One area where the UK can be a real leader is in climate change, sustainability, ethical investing, and environmental, social and governance (ESG) issues. The UK’s investment managers are awash with liquidity looking for the right assets. There are UK universities and companies’ research groups with ideas waiting. There is a huge demand globally for viable solutions, and that will be increased substantially if US President-elect Joe Biden gets his policies underway and the US re- joins the Paris Agreement on climate change.

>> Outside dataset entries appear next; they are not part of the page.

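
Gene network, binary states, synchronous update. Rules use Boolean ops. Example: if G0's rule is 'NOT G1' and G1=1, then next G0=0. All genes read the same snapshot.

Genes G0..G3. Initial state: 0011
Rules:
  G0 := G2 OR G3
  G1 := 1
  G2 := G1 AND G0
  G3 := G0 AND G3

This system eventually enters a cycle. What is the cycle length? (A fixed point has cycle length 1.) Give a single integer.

Answer: 2

Derivation:
Step 0: 0011
Step 1: G0=G2|G3=1|1=1 G1=1(const) G2=G1&G0=0&0=0 G3=G0&G3=0&1=0 -> 1100
Step 2: G0=G2|G3=0|0=0 G1=1(const) G2=G1&G0=1&1=1 G3=G0&G3=1&0=0 -> 0110
Step 3: G0=G2|G3=1|0=1 G1=1(const) G2=G1&G0=1&0=0 G3=G0&G3=0&0=0 -> 1100
State from step 3 equals state from step 1 -> cycle length 2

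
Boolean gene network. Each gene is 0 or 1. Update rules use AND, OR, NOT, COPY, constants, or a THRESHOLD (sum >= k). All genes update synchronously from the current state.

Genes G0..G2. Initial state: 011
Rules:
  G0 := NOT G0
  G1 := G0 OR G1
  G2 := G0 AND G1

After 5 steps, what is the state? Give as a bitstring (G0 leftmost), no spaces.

Step 1: G0=NOT G0=NOT 0=1 G1=G0|G1=0|1=1 G2=G0&G1=0&1=0 -> 110
Step 2: G0=NOT G0=NOT 1=0 G1=G0|G1=1|1=1 G2=G0&G1=1&1=1 -> 011
Step 3: G0=NOT G0=NOT 0=1 G1=G0|G1=0|1=1 G2=G0&G1=0&1=0 -> 110
Step 4: G0=NOT G0=NOT 1=0 G1=G0|G1=1|1=1 G2=G0&G1=1&1=1 -> 011
Step 5: G0=NOT G0=NOT 0=1 G1=G0|G1=0|1=1 G2=G0&G1=0&1=0 -> 110

110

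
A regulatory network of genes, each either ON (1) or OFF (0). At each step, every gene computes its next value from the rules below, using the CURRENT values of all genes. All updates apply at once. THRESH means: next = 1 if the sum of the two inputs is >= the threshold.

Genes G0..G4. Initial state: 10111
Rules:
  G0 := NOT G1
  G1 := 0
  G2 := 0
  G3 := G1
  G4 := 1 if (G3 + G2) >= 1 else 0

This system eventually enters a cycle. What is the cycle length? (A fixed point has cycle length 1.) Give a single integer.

Step 0: 10111
Step 1: G0=NOT G1=NOT 0=1 G1=0(const) G2=0(const) G3=G1=0 G4=(1+1>=1)=1 -> 10001
Step 2: G0=NOT G1=NOT 0=1 G1=0(const) G2=0(const) G3=G1=0 G4=(0+0>=1)=0 -> 10000
Step 3: G0=NOT G1=NOT 0=1 G1=0(const) G2=0(const) G3=G1=0 G4=(0+0>=1)=0 -> 10000
State from step 3 equals state from step 2 -> cycle length 1

Answer: 1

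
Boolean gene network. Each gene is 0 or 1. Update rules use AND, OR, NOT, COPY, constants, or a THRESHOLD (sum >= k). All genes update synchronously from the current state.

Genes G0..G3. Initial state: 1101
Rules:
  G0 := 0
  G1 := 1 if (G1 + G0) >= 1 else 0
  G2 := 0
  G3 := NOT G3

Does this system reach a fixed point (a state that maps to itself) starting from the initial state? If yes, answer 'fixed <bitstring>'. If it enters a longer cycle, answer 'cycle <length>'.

Step 0: 1101
Step 1: G0=0(const) G1=(1+1>=1)=1 G2=0(const) G3=NOT G3=NOT 1=0 -> 0100
Step 2: G0=0(const) G1=(1+0>=1)=1 G2=0(const) G3=NOT G3=NOT 0=1 -> 0101
Step 3: G0=0(const) G1=(1+0>=1)=1 G2=0(const) G3=NOT G3=NOT 1=0 -> 0100
Cycle of length 2 starting at step 1 -> no fixed point

Answer: cycle 2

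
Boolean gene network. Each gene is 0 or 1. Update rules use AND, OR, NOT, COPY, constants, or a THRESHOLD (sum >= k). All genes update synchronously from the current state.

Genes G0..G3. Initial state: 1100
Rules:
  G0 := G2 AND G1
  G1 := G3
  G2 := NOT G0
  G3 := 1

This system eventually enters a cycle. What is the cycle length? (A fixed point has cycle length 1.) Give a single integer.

Answer: 4

Derivation:
Step 0: 1100
Step 1: G0=G2&G1=0&1=0 G1=G3=0 G2=NOT G0=NOT 1=0 G3=1(const) -> 0001
Step 2: G0=G2&G1=0&0=0 G1=G3=1 G2=NOT G0=NOT 0=1 G3=1(const) -> 0111
Step 3: G0=G2&G1=1&1=1 G1=G3=1 G2=NOT G0=NOT 0=1 G3=1(const) -> 1111
Step 4: G0=G2&G1=1&1=1 G1=G3=1 G2=NOT G0=NOT 1=0 G3=1(const) -> 1101
Step 5: G0=G2&G1=0&1=0 G1=G3=1 G2=NOT G0=NOT 1=0 G3=1(const) -> 0101
Step 6: G0=G2&G1=0&1=0 G1=G3=1 G2=NOT G0=NOT 0=1 G3=1(const) -> 0111
State from step 6 equals state from step 2 -> cycle length 4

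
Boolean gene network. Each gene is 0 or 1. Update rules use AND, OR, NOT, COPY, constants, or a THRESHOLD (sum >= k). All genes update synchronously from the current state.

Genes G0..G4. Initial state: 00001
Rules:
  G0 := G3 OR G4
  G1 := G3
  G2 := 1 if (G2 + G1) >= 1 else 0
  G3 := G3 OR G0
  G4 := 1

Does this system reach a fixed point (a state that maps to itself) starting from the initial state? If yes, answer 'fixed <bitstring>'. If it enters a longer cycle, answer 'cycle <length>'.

Answer: fixed 11111

Derivation:
Step 0: 00001
Step 1: G0=G3|G4=0|1=1 G1=G3=0 G2=(0+0>=1)=0 G3=G3|G0=0|0=0 G4=1(const) -> 10001
Step 2: G0=G3|G4=0|1=1 G1=G3=0 G2=(0+0>=1)=0 G3=G3|G0=0|1=1 G4=1(const) -> 10011
Step 3: G0=G3|G4=1|1=1 G1=G3=1 G2=(0+0>=1)=0 G3=G3|G0=1|1=1 G4=1(const) -> 11011
Step 4: G0=G3|G4=1|1=1 G1=G3=1 G2=(0+1>=1)=1 G3=G3|G0=1|1=1 G4=1(const) -> 11111
Step 5: G0=G3|G4=1|1=1 G1=G3=1 G2=(1+1>=1)=1 G3=G3|G0=1|1=1 G4=1(const) -> 11111
Fixed point reached at step 4: 11111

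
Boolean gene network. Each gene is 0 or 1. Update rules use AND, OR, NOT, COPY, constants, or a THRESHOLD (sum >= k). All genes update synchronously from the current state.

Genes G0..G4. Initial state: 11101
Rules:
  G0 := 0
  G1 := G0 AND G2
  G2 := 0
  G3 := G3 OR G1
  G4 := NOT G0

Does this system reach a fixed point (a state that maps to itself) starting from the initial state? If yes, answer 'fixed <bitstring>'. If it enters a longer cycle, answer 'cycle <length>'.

Answer: fixed 00011

Derivation:
Step 0: 11101
Step 1: G0=0(const) G1=G0&G2=1&1=1 G2=0(const) G3=G3|G1=0|1=1 G4=NOT G0=NOT 1=0 -> 01010
Step 2: G0=0(const) G1=G0&G2=0&0=0 G2=0(const) G3=G3|G1=1|1=1 G4=NOT G0=NOT 0=1 -> 00011
Step 3: G0=0(const) G1=G0&G2=0&0=0 G2=0(const) G3=G3|G1=1|0=1 G4=NOT G0=NOT 0=1 -> 00011
Fixed point reached at step 2: 00011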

The UK will host the postponed COP26 summit next year. Ahead of that, on 12 December (and on the fifth anniversary of the forging of the Paris Agreement) a ‘climate ambition summit’ will be hosted by Boris Johnson and United Nations Secretary-General, António Guterres. Beforehand, Johnson has taken the opportunity to announce an ambitious national target for cutting emissions substantially by 2030. He has the opportunity to encourage UK businesses to take the (much needed) lead in this area.